Marie dans ses jeunes années.
 
    En ouvrant son roman sur une citation de Marie Curie, l'autrice Sylvie Baussier annonce d'emblée sa volonté de restituer l'ambition inaltérable de la chercheuse pour les sciences. Son ambition, mais aussi la grande sensibilité avec laquelle elle abordait la chimie, qu'elle élevait au rang de quasi merveille : "Je suis de ceux qui pensent que la science a une grande beauté. Un savant dans son laboratoire n'est pas seulement un technicien ; c'est aussi un enfant placé en face de phénomènes qui l'impressionnent comme un conte de fées." On trouve dans ces quelques lignes l'essence même du texte de Sylvie Baussier, probablement très inspirée par la passion et la fascination qui s'en dégagent.
 
Pierre et Marie Curie.
 
    Le roman, s'il nous fait remonter à l'enfance de Marie Curie en Pologne, s'attache en effet à raconter sa vie entière, jusqu'à son décès, et laisse entendre au lecteur à quel point les deuils qui ont semé son parcours de jeune fille, de femme, de mère, et de scientifique n'ont eu de cesse d'alimenter sa vocation. Parce que raconter une destinée entière en 191 pages est un défi particulièrement complexe, la construction du récit peut déstabiliser : le roman se lit comme on suivrait une frise chronologique pour s'arrêter ponctuellement à telle puis telle année, chaque nouveau chapitre s'attachant ainsi à photographier un instant charnière du parcours de l'héroïne. Pendant toute la première moitié du livre, certains chapitres existent en double afin de s'attacher à ce que vit, au même moment, Pierre Curie à des kilomètres de Marie. Cet astucieux procédé narratif se répète jusqu'à la rencontre du couple, habile et poétique tour de passe-passe pour dessiner leurs destins en miroir et montrer au lecteur que ces deux-là étaient faits pour se rencontrer.
 
Marie Curie et Paul Langevin.
 
    On apprécie, malgré la dureté de certains événements, que le récit se poursuive au-delà du décès de Pierre et fasse découvrir à un jeune lectorat la seconde passion que Marie connut ensuite avec Paul Langevin – y compris ce que cela engendra de scandale.

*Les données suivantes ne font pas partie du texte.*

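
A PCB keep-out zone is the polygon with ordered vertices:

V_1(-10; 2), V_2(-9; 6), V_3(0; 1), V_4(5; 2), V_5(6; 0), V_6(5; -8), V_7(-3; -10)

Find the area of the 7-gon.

Apply the shoelace formula: 2A = Σ (x_i·y_{i+1} − x_{i+1}·y_i), indices taken mod 7.
Σ = (-42) + (-9) + (-5) + (-12) + (-48) + (-74) + (-106) = -296
Area = |Σ|/2 = 148.

148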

Cet épisode, même s'il n'est raconté que brièvement, met en évidence à quel point une personnalité scientifique reconnue peut soudain se retrouver victime du qu'en-dira-t-on dès lors qu'elle est aussi... une femme. On suit également Marie sur le front de la Grande Guerre, alors qu'elle met les rayons X au service de la radiologie et du soin des soldats, un évènement au croisement de la grande et de la petite histoire, si souvent oublié. L'ouvrage se termine sur sa mort, mais s'ouvre aussi sur les générations de Curie qui suivront, invitant le lecteur à découvrir les destins d'Eve Curie et Irène Joliot Curie, tout aussi romanesques et captivants.
 
Marie et sa fille ainée sur le front.
 
    On peut regretter encore une fois (c'est déjà ce qu'on avait reproché à Marie et Bronia) un style un peu trop explicatif, celui-là étant accentué par la nécessité de résumer la vie de Marie Curie plutôt que de vraiment la raconter. La contrainte du nombre limité de pages face aux nombreux événements à restituer, le tout recoupé à la forme très épisodique qui semble constituer une règle en devenir de la collection "Destinées", l'oblige certainement. Pour autant, on a apprécié ressentir davantage dans le texte de Sylvie Baussier la passion des personnages et le feu qui les habitait, laissant deviner ce qu'on peut ranimer et animer de vie même lorsqu'il ne nous restait que des braises.
 


En bref : En inaugurant sa collection "Destinées" avec le personnage de Marie Curie, les éditions Scrinéo semblent vouloir suivre le modèle d'Albin Michel avec sa collection "Destins". Ici, cependant, la vie entière de la personnalité choisie est restituée, de sa jeunesse jusqu'à sa mort, un choix qui contraint à une structure narrative très épisodique où les événements sont peut-être plus résumés que racontés. Pour autant, Marie Curie : la femme de sciences met en évidence la résilience qu'a constituée la recherche scientifique dans le parcours de cette femme aussi décidée que passionnée, et ce malgré les embûches qui se sont dressées tout le long de son chemin. Un livre parfait pour faire découvrir Marie Curie aux jeunes lecteurs.
 
 
Et pour aller plus loin...
 

vendredi 9 mai 2025

Marie & Bronia : le pacte des soeurs - Natacha Henry.

Albin Michel Jeunesse, coll. "Destins", 2017 - Le livre de poche jeunesse, 2019 - Éditions France Loisirs, 2020.
 
 
    Varsovie, fin du XIXe siècle, Marie et Bronia, deux soeurs vivant dans une Pologne asservie par la Russie, n'ont qu'une obsession: Aller à l'université. Marie rêve de devenir chimiste, et Bronia, médecin.
    Malheureusement, l'occupant russe interdit aux femmes de faire des études. C'est compter sans l'esprit de rébellion des deux jeunes filles.
    Un soir d'automne, à la lueur d'une lampe à pétrole, les deux sœurs décident de sceller un pacte incroyable, qui les mènera jusqu'aux portes de la Sorbonne, à Paris...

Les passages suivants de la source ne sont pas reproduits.